Saturday, October 17, 2009

Depreciation and Your Business

Depreciation is the systematic deduction of the worth of assets that are used in production. The assets are the capital investments a company makes to enable production of goods or services. They include equipments and machinery, vehicles, and buildings among others. They are not recorded as expenses. Because these are resources, they are assigned a useful life span. Based on an estimate of the life of an asset minus the salvage value, entities are allowed to distribute the worth of the asset over the period of use of the asset measured in years in most cases. What this means is that at the end of each year, the worth of the asset is deducted because it is no longer expected to as productive as it was at the beginning of the year. There are different methods of depreciation.

Straight-line Depreciation:
The straight-line depreciation method allows entities to calculate the worth of an asset and distribute an even deduction of the amount on a yearly basis over the life of the asset. In this case the cost of the asset minus the estimated salvage value divided by the estimated useful life of the asset. The salvage value is what the asset is expected to fetch when sold at the end of its useful life.

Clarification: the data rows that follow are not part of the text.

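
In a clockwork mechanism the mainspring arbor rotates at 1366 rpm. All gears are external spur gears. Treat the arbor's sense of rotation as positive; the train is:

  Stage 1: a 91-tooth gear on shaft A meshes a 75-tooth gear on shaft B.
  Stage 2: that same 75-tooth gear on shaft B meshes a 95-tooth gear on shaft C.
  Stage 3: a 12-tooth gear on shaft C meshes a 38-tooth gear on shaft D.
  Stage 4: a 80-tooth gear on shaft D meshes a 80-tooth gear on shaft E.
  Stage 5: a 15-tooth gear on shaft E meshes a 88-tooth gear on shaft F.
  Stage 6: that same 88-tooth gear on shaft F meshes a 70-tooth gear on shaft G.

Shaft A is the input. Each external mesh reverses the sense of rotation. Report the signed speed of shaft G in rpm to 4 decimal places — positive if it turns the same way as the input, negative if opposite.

Stage 1 [91T→75T]: ω = 1366.0000×91/75 = 1657.4133 rpm, dir flips to −; running = −1657.4133
Stage 2 [75T→95T]: ω = 1657.4133×75/95 = 1308.4842 rpm, dir flips to +; running = +1308.4842
Stage 3 [12T→38T]: ω = 1308.4842×12/38 = 413.2055 rpm, dir flips to −; running = −413.2055
Stage 4 [80T→80T]: ω = 413.2055×80/80 = 413.2055 rpm, dir flips to +; running = +413.2055
Stage 5 [15T→88T]: ω = 413.2055×15/88 = 70.4328 rpm, dir flips to −; running = −70.4328
Stage 6 [88T→70T]: ω = 70.4328×88/70 = 88.5440 rpm, dir flips to +; running = +88.5440

+88.5440 rpm (same as input, |ω| = 88.5440 rpm)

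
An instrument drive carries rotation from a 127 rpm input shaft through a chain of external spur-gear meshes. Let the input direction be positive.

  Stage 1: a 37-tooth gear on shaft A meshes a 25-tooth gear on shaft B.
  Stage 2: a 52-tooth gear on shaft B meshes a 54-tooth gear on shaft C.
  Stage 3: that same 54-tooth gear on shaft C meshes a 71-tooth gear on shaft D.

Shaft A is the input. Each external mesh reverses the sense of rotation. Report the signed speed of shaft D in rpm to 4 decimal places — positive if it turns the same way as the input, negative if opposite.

-137.6608 rpm (opposite to input, |ω| = 137.6608 rpm)

Stage 1 [37T→25T]: ω = 127.0000×37/25 = 187.9600 rpm, dir flips to −; running = −187.9600
Stage 2 [52T→54T]: ω = 187.9600×52/54 = 180.9985 rpm, dir flips to +; running = +180.9985
Stage 3 [54T→71T]: ω = 180.9985×54/71 = 137.6608 rpm, dir flips to −; running = −137.6608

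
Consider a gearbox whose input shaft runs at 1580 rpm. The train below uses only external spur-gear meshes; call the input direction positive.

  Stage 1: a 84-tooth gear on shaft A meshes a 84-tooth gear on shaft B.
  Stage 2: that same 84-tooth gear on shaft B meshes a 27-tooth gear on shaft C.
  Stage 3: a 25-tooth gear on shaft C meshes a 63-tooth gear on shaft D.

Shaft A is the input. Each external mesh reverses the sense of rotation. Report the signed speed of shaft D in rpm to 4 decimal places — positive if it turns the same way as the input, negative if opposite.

Stage 1 [84T→84T]: ω = 1580.0000×84/84 = 1580.0000 rpm, dir flips to −; running = −1580.0000
Stage 2 [84T→27T]: ω = 1580.0000×84/27 = 4915.5556 rpm, dir flips to +; running = +4915.5556
Stage 3 [25T→63T]: ω = 4915.5556×25/63 = 1950.6173 rpm, dir flips to −; running = −1950.6173

-1950.6173 rpm (opposite to input, |ω| = 1950.6173 rpm)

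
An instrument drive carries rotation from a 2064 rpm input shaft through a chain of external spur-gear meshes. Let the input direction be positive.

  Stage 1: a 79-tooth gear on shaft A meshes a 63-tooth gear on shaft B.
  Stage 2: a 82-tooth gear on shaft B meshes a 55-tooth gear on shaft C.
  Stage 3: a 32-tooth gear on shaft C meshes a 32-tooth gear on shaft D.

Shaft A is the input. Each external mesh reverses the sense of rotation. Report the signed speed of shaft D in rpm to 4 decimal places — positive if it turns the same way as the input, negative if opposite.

-3858.7567 rpm (opposite to input, |ω| = 3858.7567 rpm)

Stage 1 [79T→63T]: ω = 2064.0000×79/63 = 2588.1905 rpm, dir flips to −; running = −2588.1905
Stage 2 [82T→55T]: ω = 2588.1905×82/55 = 3858.7567 rpm, dir flips to +; running = +3858.7567
Stage 3 [32T→32T]: ω = 3858.7567×32/32 = 3858.7567 rpm, dir flips to −; running = −3858.7567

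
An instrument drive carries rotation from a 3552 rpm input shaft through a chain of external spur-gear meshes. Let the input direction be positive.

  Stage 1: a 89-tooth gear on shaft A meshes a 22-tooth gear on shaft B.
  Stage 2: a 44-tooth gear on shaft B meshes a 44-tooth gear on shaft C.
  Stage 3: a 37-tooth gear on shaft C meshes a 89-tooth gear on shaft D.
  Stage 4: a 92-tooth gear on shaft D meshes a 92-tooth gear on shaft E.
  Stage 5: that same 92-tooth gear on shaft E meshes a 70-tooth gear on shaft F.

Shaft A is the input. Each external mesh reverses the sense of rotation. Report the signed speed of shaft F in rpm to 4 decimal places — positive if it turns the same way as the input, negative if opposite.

Stage 1 [89T→22T]: ω = 3552.0000×89/22 = 14369.4545 rpm, dir flips to −; running = −14369.4545
Stage 2 [44T→44T]: ω = 14369.4545×44/44 = 14369.4545 rpm, dir flips to +; running = +14369.4545
Stage 3 [37T→89T]: ω = 14369.4545×37/89 = 5973.8182 rpm, dir flips to −; running = −5973.8182
Stage 4 [92T→92T]: ω = 5973.8182×92/92 = 5973.8182 rpm, dir flips to +; running = +5973.8182
Stage 5 [92T→70T]: ω = 5973.8182×92/70 = 7851.3039 rpm, dir flips to −; running = −7851.3039

-7851.3039 rpm (opposite to input, |ω| = 7851.3039 rpm)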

Straight-line depreciation can also be measured in units-of production. In this case, the cost of each unit is calculated and that cost is multiplied by the number of units produced in every given year and that amount is deducted as the depreciated value of the asset. In this case, the cost minus the estimated salvage value divided by the estimated total units to be made.

Accelerated Depreciation:
In the accelerated depreciation method the basic premise consists of depreciating a greater part of the value of the asset in the earlier life of the asset which would be reflected as a greater cost and less income in the financial statement. In this case, either the sum-of-the-years' digits or the double-declining method is used. In this method, the annual depreciation expense is the cost minus the estimated salvage value and that is multiplied by the remaining life in years divided by the sum-of-the-years' digits.

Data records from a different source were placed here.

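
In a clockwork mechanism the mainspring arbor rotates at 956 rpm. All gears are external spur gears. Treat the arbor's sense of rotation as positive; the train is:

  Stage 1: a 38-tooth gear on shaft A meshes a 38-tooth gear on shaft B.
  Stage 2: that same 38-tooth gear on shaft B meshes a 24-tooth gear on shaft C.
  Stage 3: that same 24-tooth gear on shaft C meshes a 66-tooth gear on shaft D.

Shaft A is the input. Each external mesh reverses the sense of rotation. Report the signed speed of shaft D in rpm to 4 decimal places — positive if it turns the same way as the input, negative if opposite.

Stage 1 [38T→38T]: ω = 956.0000×38/38 = 956.0000 rpm, dir flips to −; running = −956.0000
Stage 2 [38T→24T]: ω = 956.0000×38/24 = 1513.6667 rpm, dir flips to +; running = +1513.6667
Stage 3 [24T→66T]: ω = 1513.6667×24/66 = 550.4242 rpm, dir flips to −; running = −550.4242

-550.4242 rpm (opposite to input, |ω| = 550.4242 rpm)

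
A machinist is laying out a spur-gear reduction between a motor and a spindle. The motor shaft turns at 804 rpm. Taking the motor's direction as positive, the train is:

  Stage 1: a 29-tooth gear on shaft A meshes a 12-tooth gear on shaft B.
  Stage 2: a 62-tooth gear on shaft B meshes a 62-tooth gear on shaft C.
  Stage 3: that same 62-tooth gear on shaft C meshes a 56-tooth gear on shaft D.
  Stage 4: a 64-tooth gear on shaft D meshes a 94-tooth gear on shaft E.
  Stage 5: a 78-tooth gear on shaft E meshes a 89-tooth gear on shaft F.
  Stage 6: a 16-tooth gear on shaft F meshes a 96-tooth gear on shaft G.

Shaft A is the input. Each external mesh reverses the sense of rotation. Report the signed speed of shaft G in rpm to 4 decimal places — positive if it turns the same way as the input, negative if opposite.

Stage 1 [29T→12T]: ω = 804.0000×29/12 = 1943.0000 rpm, dir flips to −; running = −1943.0000
Stage 2 [62T→62T]: ω = 1943.0000×62/62 = 1943.0000 rpm, dir flips to +; running = +1943.0000
Stage 3 [62T→56T]: ω = 1943.0000×62/56 = 2151.1786 rpm, dir flips to −; running = −2151.1786
Stage 4 [64T→94T]: ω = 2151.1786×64/94 = 1464.6322 rpm, dir flips to +; running = +1464.6322
Stage 5 [78T→89T]: ω = 1464.6322×78/89 = 1283.6103 rpm, dir flips to −; running = −1283.6103
Stage 6 [16T→96T]: ω = 1283.6103×16/96 = 213.9350 rpm, dir flips to +; running = +213.9350

+213.9350 rpm (same as input, |ω| = 213.9350 rpm)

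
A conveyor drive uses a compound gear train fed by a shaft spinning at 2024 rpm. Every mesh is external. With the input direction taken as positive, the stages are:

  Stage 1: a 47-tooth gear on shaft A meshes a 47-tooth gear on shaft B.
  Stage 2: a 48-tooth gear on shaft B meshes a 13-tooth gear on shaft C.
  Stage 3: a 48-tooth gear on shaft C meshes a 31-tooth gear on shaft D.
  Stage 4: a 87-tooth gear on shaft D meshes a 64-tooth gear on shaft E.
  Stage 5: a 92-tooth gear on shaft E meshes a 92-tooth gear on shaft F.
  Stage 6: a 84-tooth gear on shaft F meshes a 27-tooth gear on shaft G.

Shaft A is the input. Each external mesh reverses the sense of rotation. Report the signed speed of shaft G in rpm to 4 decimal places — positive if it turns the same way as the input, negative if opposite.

Stage 1 [47T→47T]: ω = 2024.0000×47/47 = 2024.0000 rpm, dir flips to −; running = −2024.0000
Stage 2 [48T→13T]: ω = 2024.0000×48/13 = 7473.2308 rpm, dir flips to +; running = +7473.2308
Stage 3 [48T→31T]: ω = 7473.2308×48/31 = 11571.4541 rpm, dir flips to −; running = −11571.4541
Stage 4 [87T→64T]: ω = 11571.4541×87/64 = 15729.9454 rpm, dir flips to +; running = +15729.9454
Stage 5 [92T→92T]: ω = 15729.9454×92/92 = 15729.9454 rpm, dir flips to −; running = −15729.9454
Stage 6 [84T→27T]: ω = 15729.9454×84/27 = 48937.6079 rpm, dir flips to +; running = +48937.6079

+48937.6079 rpm (same as input, |ω| = 48937.6079 rpm)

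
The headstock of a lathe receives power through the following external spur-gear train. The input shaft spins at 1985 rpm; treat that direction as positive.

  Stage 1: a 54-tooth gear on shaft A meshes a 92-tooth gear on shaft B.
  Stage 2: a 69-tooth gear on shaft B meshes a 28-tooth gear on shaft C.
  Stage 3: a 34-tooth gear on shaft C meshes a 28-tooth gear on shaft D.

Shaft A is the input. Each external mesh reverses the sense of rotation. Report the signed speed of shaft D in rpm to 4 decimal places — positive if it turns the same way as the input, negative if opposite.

Stage 1 [54T→92T]: ω = 1985.0000×54/92 = 1165.1087 rpm, dir flips to −; running = −1165.1087
Stage 2 [69T→28T]: ω = 1165.1087×69/28 = 2871.1607 rpm, dir flips to +; running = +2871.1607
Stage 3 [34T→28T]: ω = 2871.1607×34/28 = 3486.4094 rpm, dir flips to −; running = −3486.4094

-3486.4094 rpm (opposite to input, |ω| = 3486.4094 rpm)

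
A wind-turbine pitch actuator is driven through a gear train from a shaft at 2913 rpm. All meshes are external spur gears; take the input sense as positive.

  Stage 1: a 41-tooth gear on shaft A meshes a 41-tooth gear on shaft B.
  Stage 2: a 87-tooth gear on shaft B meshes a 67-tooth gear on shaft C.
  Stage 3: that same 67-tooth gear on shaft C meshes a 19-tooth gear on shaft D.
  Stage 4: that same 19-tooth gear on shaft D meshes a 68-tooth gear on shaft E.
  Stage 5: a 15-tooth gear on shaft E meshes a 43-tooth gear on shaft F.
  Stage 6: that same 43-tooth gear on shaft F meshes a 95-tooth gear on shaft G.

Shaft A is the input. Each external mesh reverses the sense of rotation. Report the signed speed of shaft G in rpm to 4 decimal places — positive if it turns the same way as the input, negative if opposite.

+588.4621 rpm (same as input, |ω| = 588.4621 rpm)

Stage 1 [41T→41T]: ω = 2913.0000×41/41 = 2913.0000 rpm, dir flips to −; running = −2913.0000
Stage 2 [87T→67T]: ω = 2913.0000×87/67 = 3782.5522 rpm, dir flips to +; running = +3782.5522
Stage 3 [67T→19T]: ω = 3782.5522×67/19 = 13338.4737 rpm, dir flips to −; running = −13338.4737
Stage 4 [19T→68T]: ω = 13338.4737×19/68 = 3726.9265 rpm, dir flips to +; running = +3726.9265
Stage 5 [15T→43T]: ω = 3726.9265×15/43 = 1300.0906 rpm, dir flips to −; running = −1300.0906
Stage 6 [43T→95T]: ω = 1300.0906×43/95 = 588.4621 rpm, dir flips to +; running = +588.4621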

An alternative accelerated depreciation method the double-declining method. In this case the straight-line depreciation rate is doubled before being multiplied by the cost minus the salvage value.

Annual Depreciation expense is equal; double straight-line depreciation rate multiplied by the asset's net value.

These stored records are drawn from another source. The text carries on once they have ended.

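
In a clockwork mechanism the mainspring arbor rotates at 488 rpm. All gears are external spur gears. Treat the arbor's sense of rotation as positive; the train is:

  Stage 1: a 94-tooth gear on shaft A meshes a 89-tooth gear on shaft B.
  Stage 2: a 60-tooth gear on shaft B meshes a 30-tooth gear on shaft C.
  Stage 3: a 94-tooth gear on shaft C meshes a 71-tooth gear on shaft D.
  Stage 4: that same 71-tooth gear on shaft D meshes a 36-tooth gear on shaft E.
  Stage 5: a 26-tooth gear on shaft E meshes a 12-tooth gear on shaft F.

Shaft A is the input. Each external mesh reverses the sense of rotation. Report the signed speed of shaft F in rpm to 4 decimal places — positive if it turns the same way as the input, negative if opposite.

-5831.8335 rpm (opposite to input, |ω| = 5831.8335 rpm)

Stage 1 [94T→89T]: ω = 488.0000×94/89 = 515.4157 rpm, dir flips to −; running = −515.4157
Stage 2 [60T→30T]: ω = 515.4157×60/30 = 1030.8315 rpm, dir flips to +; running = +1030.8315
Stage 3 [94T→71T]: ω = 1030.8315×94/71 = 1364.7628 rpm, dir flips to −; running = −1364.7628
Stage 4 [71T→36T]: ω = 1364.7628×71/36 = 2691.6155 rpm, dir flips to +; running = +2691.6155
Stage 5 [26T→12T]: ω = 2691.6155×26/12 = 5831.8335 rpm, dir flips to −; running = −5831.8335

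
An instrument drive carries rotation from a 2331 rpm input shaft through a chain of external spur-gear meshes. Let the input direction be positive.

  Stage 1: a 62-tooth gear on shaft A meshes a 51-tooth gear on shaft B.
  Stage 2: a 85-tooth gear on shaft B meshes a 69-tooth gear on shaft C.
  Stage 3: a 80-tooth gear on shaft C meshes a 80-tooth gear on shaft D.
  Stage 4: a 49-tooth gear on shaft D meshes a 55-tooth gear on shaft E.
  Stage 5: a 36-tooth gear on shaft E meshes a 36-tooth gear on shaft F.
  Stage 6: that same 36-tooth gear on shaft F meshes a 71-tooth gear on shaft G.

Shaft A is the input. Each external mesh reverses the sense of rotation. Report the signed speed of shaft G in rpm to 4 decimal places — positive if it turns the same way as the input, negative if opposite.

+1576.9255 rpm (same as input, |ω| = 1576.9255 rpm)

Stage 1 [62T→51T]: ω = 2331.0000×62/51 = 2833.7647 rpm, dir flips to −; running = −2833.7647
Stage 2 [85T→69T]: ω = 2833.7647×85/69 = 3490.8696 rpm, dir flips to +; running = +3490.8696
Stage 3 [80T→80T]: ω = 3490.8696×80/80 = 3490.8696 rpm, dir flips to −; running = −3490.8696
Stage 4 [49T→55T]: ω = 3490.8696×49/55 = 3110.0474 rpm, dir flips to +; running = +3110.0474
Stage 5 [36T→36T]: ω = 3110.0474×36/36 = 3110.0474 rpm, dir flips to −; running = −3110.0474
Stage 6 [36T→71T]: ω = 3110.0474×36/71 = 1576.9255 rpm, dir flips to +; running = +1576.9255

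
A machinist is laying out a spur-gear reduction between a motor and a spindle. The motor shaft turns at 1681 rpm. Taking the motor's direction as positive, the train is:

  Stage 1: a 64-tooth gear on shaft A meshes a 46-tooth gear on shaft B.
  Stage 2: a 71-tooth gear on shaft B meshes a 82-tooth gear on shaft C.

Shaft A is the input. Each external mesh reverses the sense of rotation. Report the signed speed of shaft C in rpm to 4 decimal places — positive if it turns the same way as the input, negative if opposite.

Stage 1 [64T→46T]: ω = 1681.0000×64/46 = 2338.7826 rpm, dir flips to −; running = −2338.7826
Stage 2 [71T→82T]: ω = 2338.7826×71/82 = 2025.0435 rpm, dir flips to +; running = +2025.0435

+2025.0435 rpm (same as input, |ω| = 2025.0435 rpm)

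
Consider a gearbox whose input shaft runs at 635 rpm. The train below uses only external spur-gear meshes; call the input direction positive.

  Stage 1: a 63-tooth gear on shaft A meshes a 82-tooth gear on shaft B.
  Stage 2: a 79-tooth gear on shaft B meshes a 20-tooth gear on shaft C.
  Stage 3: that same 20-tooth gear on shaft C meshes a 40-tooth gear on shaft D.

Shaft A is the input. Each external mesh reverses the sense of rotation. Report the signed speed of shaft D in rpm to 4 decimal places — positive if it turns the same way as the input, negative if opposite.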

The straight-line rate is calculated by one divided by the life in years multiplied by one hundred.

What is depreciation used for?
Depreciation has a tax value. It does not result in a tax return but companies deduct the depreciated value and taxes are based on post depreciated amounts. For this reason, the Internal Revenue Service came up with guidelines and publications on how to handle depreciation.

Modified Accelerated Cost Recovery System (MACRS).
MACRS is an Internal Revenue Service (IRS) standard by which companies depreciate assets. Under this act, assets were classified under specific categories with each category having specific depreciation methods including 150% declining balance method for machinery. Also, under this code the recovery method was lengthened. This ensures that though the double-declining method allows for earlier or quicker depreciation of an asset, depreciation will be more leveled out as apposed to a steep curve. One of the categories in MACRS remained specific to buildings which instead of depreciating generally appreciate in value or have a longer life span. MACRS maintained a straight-line method for buildings.

"Depreciation is not an attempt to recognize a loss in market value or any value between the original cost and replacement cost of an asset."